「経験から解きほぐされる体験と、記述されようとする体験」
『嘔吐』読んでいる途中ですが、書きたくなったので…… 作家ロベルト・ムージルは、あるエッセイの中でだいたいこんなことを述べています――体験(その場かぎりの一回性の出来事)は、概念(言葉)によって経験(物語)になる、と。つまり、われわれは体験したことを言葉で捉えて経験として蓄積する。と同時に、経験は概念の使い方を変えていく。芸術とは、体験によって概念と経験の成り立ちを更新するものだ――と。 『嘔吐』には、主人公ロカンタンの経験が描かれています。彼は〈吐き気〉を中心とした観念体系のメタファーとしてのブーヴィルでの生活を日記に書きつける。いや、もちろんロカンタンの書くことは彼の経験に他ならず、彼自身はメタファーとしてではなく経験として書いている。メタファーとして書いているのはサルトルである。 サルトルは非常に巧みに、意識的に言葉を練り上げ、ロカンタンの経験を、〈吐き気〉という思想を背景としたシーンを記述する。読み手は、ロカンタンの日記を読むことで、彼の経験を再び体験に解きほぐし、追いなおすことができる。つまりここでサルトルが狙っているのは、いったん経験(物語)になった体験を、丹念に概念化(思想化)することで、〈吐き気〉におおわれた生を読者にも生きさせることです。その意味でサルトルは極めて高度な抽象化を行っていると思います。ここでの高度な抽象化とは、単純化・簡略化・紋切型化――つまり角を取って丸くするような――ではなく、その記述対象(この場合はロカンタンの経験)の最もエッジの効いた部分をさらに磨いて鋭く尖らせ、よりその形態を露わにしなおすことです。 さて、このようにサルトルの方法論に関心を向けたとき、対比的に思い起こされるのはサミュエル・ベケットです。サルトルと対比することで、彼は極めて興味深い対照を浮かび上がらせると思います。 通常、小説の背後にあるのは、思想です。一見、思想的でない小説であっても、そこに構造が、物語がある限り、思想が読み取られうる。抽象化が可能なものが前提としてある。もちろん、それがその小説の全てではないにせよ、です。サルトルの場合、われわれが『嘔吐』の背後にある思想を抽出することは可能であると思われますが、ベケットの作品については、背後にある思想を抽出することは極めて困難であると思われます。これは彼の作品を「読み解く」むずかしさにも関わっている。彼の作品の読み手が感じることを、あえて列挙しようとすれば、いわゆる不条理、物語のどんづまり、記述の限界、世界の不完全さ、喜劇と悲劇の混淆したアンチ・ドラマ、といったものがあげられるかもしれません。

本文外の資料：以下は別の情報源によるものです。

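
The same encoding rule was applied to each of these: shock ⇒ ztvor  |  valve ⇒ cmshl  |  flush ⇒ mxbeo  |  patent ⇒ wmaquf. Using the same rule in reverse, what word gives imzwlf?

basket

The shifts repeat in a cycle of length 2: positions 0,1,… shift by +7, +12, then the pattern repeats.
Reversing it on imzwlf: i−7=b, m−12=a, z−7=s, w−12=k, l−7=e, f−12=t.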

ベケットにおいて、記述されている/されようとしているものはなんでしょうか。ベケットの小説がいわゆる物語であるとみなされることは稀でしょう。ではベケットの書いているのはまさに「名づけえぬもの」なのでしょうか。ある意味ではそうでしょう。しかしこれが文学(言語による表現)である以上、それは名づけられようとしているのです。
ベケットにおいて記述されつつあるもの――ひとつには、それは体験そのものであるといえます。たどたどしく、しかし妥協無く試みられた彼の記述は、サルトルのようにロカンタンの経験を描くことで〈吐き気〉のような観念体系を追体験させるのではなく、モロイの体験を、そのエッジ、輪郭、境界そのものを言語化しようとつとめます。ちょうどベケットがジェイムズ・ジョイスの作品について「これは何かについてではなく、何かそのものだ」と指摘したように。
とはいえベケットの行っていることも、言葉による表現である以上、抽象化であるには違いない。しかしこのようにいうことはできると思います――意識的に経験を描いたサルトルは思想の体験化を狙い、注意深く体験を記述しようとしたベケットは言語と体験のかぎりない肉薄を狙ったのではないか、と。両者はそこにもうひとつの生の可能性をみたのではないでしょうか。